The federal government has made huge progress in lowering regulatory barriers in order to accelerate access to health care during the coronavirus crisis, including allowing patients to talk with their doctors by telemedicine visits. But one group of particularly vulnerable patients has been left out: Medicare beneficiaries needing access to infused or injected drugs that generally must be administered by clinicians in doctors’ offices or hospitals.
These drugs, which treat everything from cancer to lupus to osteoporosis and multiple sclerosis, can’t be self-administered at home. As a result, countless patients are blocked from access either because their doctor’s office is closed or is limiting services or because many hospitals have shut down access to treatments not related to COVID-19. Even when medical facilities are open, patients can be fearful about going in for treatment and risking exposure.
In recent a COVID-19 regulation, the Centers for Medicare and Medicaid Services took an important first step in allowing physicians to send a nurse to a patient’s home to administer treatments and supervise the visit via telehealth, but many practices don’t have the personnel or portable equipment to do that.
Home health and home infusion service providers could temporarily fill this immediate need during the pandemic by buying and billing for the injection or infusion drugs, but current Medicare rules preclude this except in very limited cases. Although CMS allows doctors to contract with home health and infusion providers and supervise them via telehealth, many independent practices do not have the bandwidth or financial wherewithal to set up and manage new contracts needed to implement these types of arrangements.

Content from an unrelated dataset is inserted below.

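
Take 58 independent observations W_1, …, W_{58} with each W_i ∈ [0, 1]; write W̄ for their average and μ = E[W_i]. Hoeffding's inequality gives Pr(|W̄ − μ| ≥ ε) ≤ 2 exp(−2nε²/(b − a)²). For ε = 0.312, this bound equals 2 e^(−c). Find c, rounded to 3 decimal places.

c = 2nε²/(b − a)² = 2·58·0.312² / 1² = 11.2919.

11.292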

The patient groups that are most vulnerable to COVID-19 are the same groups that need these specialty drugs because they are older, on Medicare, and have other underlying health complications, including immune disorders. They are missing treatments and therefore are at risk for greater health complications.
Dr. Andrea Singer of MedStar Georgetown University Hospital in Washington D.C., told us she estimates that up to 75% of her patients needing their next dose of osteoporosis treatment will have trouble getting it, placing them at increased risk for bone fractures. Facilities like hers that are open are taking extraordinary precautions to keep patients safe, but patients are still reluctant to come in despite these added safety procedures.

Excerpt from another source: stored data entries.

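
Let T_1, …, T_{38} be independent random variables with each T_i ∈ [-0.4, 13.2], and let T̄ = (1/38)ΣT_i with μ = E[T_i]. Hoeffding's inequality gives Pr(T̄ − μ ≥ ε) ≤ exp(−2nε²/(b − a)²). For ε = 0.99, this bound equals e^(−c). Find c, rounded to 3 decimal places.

0.403

c = 2nε²/(b − a)² = 2·38·0.99² / 13.6² = 0.4027.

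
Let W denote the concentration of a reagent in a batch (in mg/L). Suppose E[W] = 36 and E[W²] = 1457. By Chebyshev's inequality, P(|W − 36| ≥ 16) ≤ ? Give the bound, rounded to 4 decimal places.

Var(W) = E[W²] − (E[W])² = 1457 − 1296 = 161.
Chebyshev's inequality: P(|W − μ| ≥ t) ≤ Var(W)/t² = 161/256 = 0.6289.

0.6289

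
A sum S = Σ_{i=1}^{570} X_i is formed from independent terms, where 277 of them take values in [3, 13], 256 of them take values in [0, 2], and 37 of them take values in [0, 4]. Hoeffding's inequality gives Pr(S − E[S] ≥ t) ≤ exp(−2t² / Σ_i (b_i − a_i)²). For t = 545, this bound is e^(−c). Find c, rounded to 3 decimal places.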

Commercial and Medicare Advantage plans have greater flexibility than fee-for-service Medicare for home infusion and injection of drugs which may provide some patients with more options during the COVID-19 crisis.
But without more flexibility from CMS, the majority of Medicare patients who are on the fee-for-service program are blocked from having home infusion companies or home health agencies administer the Part B drug they need. To ensure that physicians have the most flexibility to make the best choice for their patient during the pandemic, the CMS guidance could require a physicians’ order for the drug to be administered by one of these outside agencies.

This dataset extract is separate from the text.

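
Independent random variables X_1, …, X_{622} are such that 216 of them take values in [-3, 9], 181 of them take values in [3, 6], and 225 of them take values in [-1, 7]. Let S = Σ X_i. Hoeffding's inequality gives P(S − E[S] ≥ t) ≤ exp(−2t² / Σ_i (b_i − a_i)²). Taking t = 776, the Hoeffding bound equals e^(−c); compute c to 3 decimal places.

Σ(b_i − a_i)² = 216·12² + 181·3² + 225·8² = 47133.
c = 2t² / 47133 = 2·776² / 47133 = 25.5522.

25.552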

A bipartisan group of members of Congress recently asked CMS to help seniors further on this important issue. More than 180 members of the House of Representatives and 30 senators have sent letters to HHS Secretary Alex Azar and CMS Administrator Seema Verma saying, “Unfortunately, Medicare beneficiaries in need of medical care or treatment for issues unrelated to the pandemic too often face a grueling decision, whereby they must choose between forgoing the services and medications they need by staying home or, alternatively, seeking care in a hospital setting or physician’s office.
“Many of these providers will be unavailable for patients not presenting with COVID-19-related illness, if not closed altogether, and even providers still providing other services may expose beneficiaries to a heightened risk of infection, due to the growing prevalence of COVID-19 patients at such facilities,” the letters say.
Members of Congress say that the current “access barriers will result in medication non-adherence, triggering deteriorating health outcomes and dire consequences for some of our most vulnerable Americans.”
The safest setting to receive treatment may be at home, particularly those at highest risk of severe illness from COVID-19, they conclude.
Sheetal Sheth, a cancer patient writing for CNN.com, said, “Skipping or delaying the treatment wasn’t advisable and neither was going to the clinic and risking possible exposure to Covid-19 — especially in New York City, where I live. In the end, my doctor said, it was up to me. So I had to decide, which was worse: cancer or the coronavirus?”
Patients should not have to make this choice.
CMS is being urged to expand its guidance allowing telemedicine visits and home treatment to also allow, with doctor’s orders, patients to receive in-home infusion and injection therapy that can be provided and billed to Medicare by home health or other home care service agencies.
This will allow continuity of care in the safest environment during the coronavirus public health crisis and is an important policy choice that CMS should implement so these vulnerable seniors can get needed care.